Open Foadsf opened 4 years ago

Foadsf commented 4 years ago

Sadly the original developer of the software does not comply with the common programming best practices. He used to publish binaries and zip files on SourceForge, then he switched to his blog. and right now he only publishes source code as zip files plus binaries (only for Windows?) on his Patreon. I have tried to collect whatever code I could find on the internet and then convert the svn structure, to git. we now have several repositories:

As you may see it is a mess. I'm looking forward to seeing your ideas that how we can clean up things and merge everything in or two repositories.

ghost commented 4 years ago

IMHO, there are two different tasks:

First, merge all the projects, and try to keep the history (SimulIDE_SF seems to have a lot of commits, I would keep them), and use tags or release branches as a starting point.

Once you have your standard branches clearly defined (i.e. develop, release/0.3.12, etc.), use a "vendor branch" for the code that comes from Patreon.

pratikpc commented 4 years ago

Also are there benefits of keeping https://github.com/SimulIDE/SimulIDE/tree/master/src/simavr up-to-date with https://github.com/buserror/simavr?

Mihaylov93 commented 4 years ago

There should be but there also could bring unexpected issues, I would say instead of having it inside the repo (Usually bad practice) we should use git submodules.

pratikpc commented 4 years ago

@Mihaylov93 agree with you

But Git Submodules do not support adding only a subdirectory right?

Mihaylov93 commented 4 years ago

Yes, there is ways to set the subfolder as a submodule but I agree with this answer here https://stackoverflow.com/a/5303850 I would live with having the whole repo as submodule

Another possibility is to have a fork and use it in this project, that way we also have some form of versioning.

Minetrain2002 commented 1 year ago

what about this https://launchpad.net/simulide was linked to on the blog here https://www.simulide.com/p/home.html

ppenguin commented 1 year ago

Using this and this I could download the most recent source tree with one curl command:

curl -SLo simulide.tgz "https://bazaar.launchpad.net/~arcachofo/simulide/1.0.1/tarball/1425"

I guess it should in theory be possible to make a github action that does this automatically (possibly would need timed execution and some scraping to find the most recent revision), and then automatically merge the changes into the chosen branch of this repo, along the lines of (executed e.g. every week via GHA cron functionality)

  1. create and checkout in this repo the branch upstream-copy
  2. download and unpack the source tree according to the above, e.g. sth like
    curl -sL "https://bazaar.launchpad.net/~arcachofo/simulide/1.0.1/tarball/1425" | tar -zxv -C $(pwd) --strip-components=3 -f -
  3. commit and push
  4. checkout our tracking branch, e.g. upstream
  5. merge upstream-copy into upstream
  6. delete upstream-copy

Of course if one is willing to occasionally perform these steps manually (the number of commits seems to be between 0 and about 10 / month) these steps aren't so time consuming...

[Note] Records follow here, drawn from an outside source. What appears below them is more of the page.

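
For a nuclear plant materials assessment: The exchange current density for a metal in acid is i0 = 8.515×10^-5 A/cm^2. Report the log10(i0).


i0 = 8.515×10^-5 A/cm^2
log10(i0) = -4.07

-4.07


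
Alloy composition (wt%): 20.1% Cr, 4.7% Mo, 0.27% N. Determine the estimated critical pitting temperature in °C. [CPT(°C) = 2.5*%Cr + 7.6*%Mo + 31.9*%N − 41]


Apply the ASTM G48 empirical CPT estimate: CPT(°C) = 2.5*%Cr + 7.6*%Mo + 31.9*%N − 41
2.5*20.1 = 50.25; 7.6*4.7 = 35.72; 31.9*0.27 = 8.613
CPT = 50.25 + 35.72 + 8.613 − 41 = 53.583 °C
Rounded to 0.1 °C: CPT ≈ 53.6 °C

53.6 °C


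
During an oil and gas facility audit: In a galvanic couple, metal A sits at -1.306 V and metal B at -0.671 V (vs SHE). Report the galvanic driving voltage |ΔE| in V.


Driving voltage is the absolute potential difference.
|ΔE| = |-1.306 − (-0.671)| = 0.635 V

0.635 V


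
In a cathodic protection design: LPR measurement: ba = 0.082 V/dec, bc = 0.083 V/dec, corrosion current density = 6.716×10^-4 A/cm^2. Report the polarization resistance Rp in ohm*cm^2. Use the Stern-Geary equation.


Apply the Stern-Geary equation: Rp = ba*bc / (2.303*icorr*(ba+bc))
ba*bc = 0.082*0.083 = 0.006806
ba+bc = 0.165; 2.303*icorr*(ba+bc) = 2.303*6.716×10^-4*0.165 = 2.5520464×10^-4
Rp = 0.006806 / 2.5520464×10^-4 = 26.7 ohm*cm^2

26.7 ohm*cm^2


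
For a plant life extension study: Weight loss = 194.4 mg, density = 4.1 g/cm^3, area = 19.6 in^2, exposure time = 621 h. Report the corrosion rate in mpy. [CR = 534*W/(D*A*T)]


Apply the mpy weight-loss relation: CR = 534 * W / (D * A * T)
Numerator: 534 * 194.4 = 103809.6
Denominator: 4.1 * 19.6 * 621 = 49903.56
CR = 103809.6 / 49903.56 = 2.0802 mpy

2.0802 mpy


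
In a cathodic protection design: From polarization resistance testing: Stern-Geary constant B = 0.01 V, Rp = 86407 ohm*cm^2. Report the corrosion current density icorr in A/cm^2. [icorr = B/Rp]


Apply the Stern-Geary relation: icorr = B / Rp
icorr = 0.01 / 86407 = 1.157×10^-7 A/cm^2

1.157×10^-7 A/cm^2


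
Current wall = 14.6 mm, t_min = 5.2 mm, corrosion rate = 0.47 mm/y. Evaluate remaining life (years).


Apply the remaining-life relation: RL = (t_current − t_min) / CR
RL = (14.6 − 5.2) / 0.47 = 9.4 / 0.47 = 20.0 years

20.0 years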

One could then have an own main which often merges changes from upstream but contains additional improvements...

(I couldn't make these instructions work for me to directly clone the repo with git, might also be related to restrictions that are on the repo only download with password?)

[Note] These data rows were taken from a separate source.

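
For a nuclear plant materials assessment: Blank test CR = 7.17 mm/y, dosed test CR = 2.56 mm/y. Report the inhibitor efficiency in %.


Apply the inhibitor-efficiency definition: IE = (CR_blank − CR_inh)/CR_blank × 100
IE = (7.17 − 2.56) / 7.17 × 100
IE = 4.61 / 7.17 × 100 = 64.3 %

64.3 %


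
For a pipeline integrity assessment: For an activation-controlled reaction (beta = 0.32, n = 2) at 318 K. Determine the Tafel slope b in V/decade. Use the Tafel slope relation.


Apply the Tafel slope relation: b = 2.303*R*T/(beta*n*F)
Numerator: 2.303 * 8.314 * 318 = 6088.79
Denominator: 0.32 * 2 * 96485 = 61750.4
b = 6088.79 / 61750.4 = 0.099 V/decade

0.099 V/decade


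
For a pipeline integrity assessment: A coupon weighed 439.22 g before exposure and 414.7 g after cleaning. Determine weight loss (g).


Weight loss = initial − final
WL = 439.22 − 414.7 = 24.52 g

24.52 g


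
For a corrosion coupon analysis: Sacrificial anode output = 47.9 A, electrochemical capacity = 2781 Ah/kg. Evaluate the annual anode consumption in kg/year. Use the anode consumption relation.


Annual consumption = current * hours per year / capacity
Rate = 47.9 * 8760 / 2781 = 150.9 kg/year

150.9 kg/year


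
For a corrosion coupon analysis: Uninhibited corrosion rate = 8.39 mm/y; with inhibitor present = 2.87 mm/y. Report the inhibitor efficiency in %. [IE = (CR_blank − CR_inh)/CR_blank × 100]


Apply the inhibitor-efficiency definition: IE = (CR_blank − CR_inh)/CR_blank × 100
IE = (8.39 − 2.87) / 8.39 × 100
IE = 5.52 / 8.39 × 100 = 65.8 %

65.8 %


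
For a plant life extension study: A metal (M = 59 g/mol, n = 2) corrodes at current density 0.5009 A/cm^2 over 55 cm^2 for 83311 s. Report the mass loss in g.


Apply Faraday's law: m = i*A*t*M / (n*F)
Total charge passed Q = i*A*t = 0.5009*55*83311 = 2295176.3945 C
m = Q*M/(n*F) = 2295176.3945*59/(2*96485) = 701.74331 g

701.74331 g


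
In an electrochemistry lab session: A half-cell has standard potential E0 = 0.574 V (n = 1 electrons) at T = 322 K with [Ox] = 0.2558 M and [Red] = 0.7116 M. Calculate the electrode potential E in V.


Apply the Nernst equation: E = E0 + (RT/nF)*ln([Ox]/[Red])
Step 1: RT/nF = 8.314*322/(1*96485) = 0.02774636 V
Step 2: [Ox]/[Red] = 0.2558/0.7116 = 0.359472
Step 3: ln(0.359472) = -1.023119
Step 4: correction = 0.02774636 * -1.023119 = -0.0284 V
E = 0.574 + -0.0284 = 0.5456 V

0.5456 V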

ppenguin commented 1 year ago

As a test and PoC I made a nix flake that can build and run almost directly (it needed some minor fixes) from the current upstream trunk, can be tested like so:

nix run "github:/ppenguin/SimulIDE/?ref=from-scratch-upstream-trunk-1723&dir=.nix#simulide"

This is mainly to prove that upstream can be built declaratively, which means virtually no maintenance overhead. It may as well be possible to use brz in the nix derivation, thereby making it act on a "live-pulled" revision from launchpad. While it would arguably be "better" if upstream would use git, this is (for nix users at least) a feasible way do do spin-offs that have relatively minor modifications (any that can be added by patching).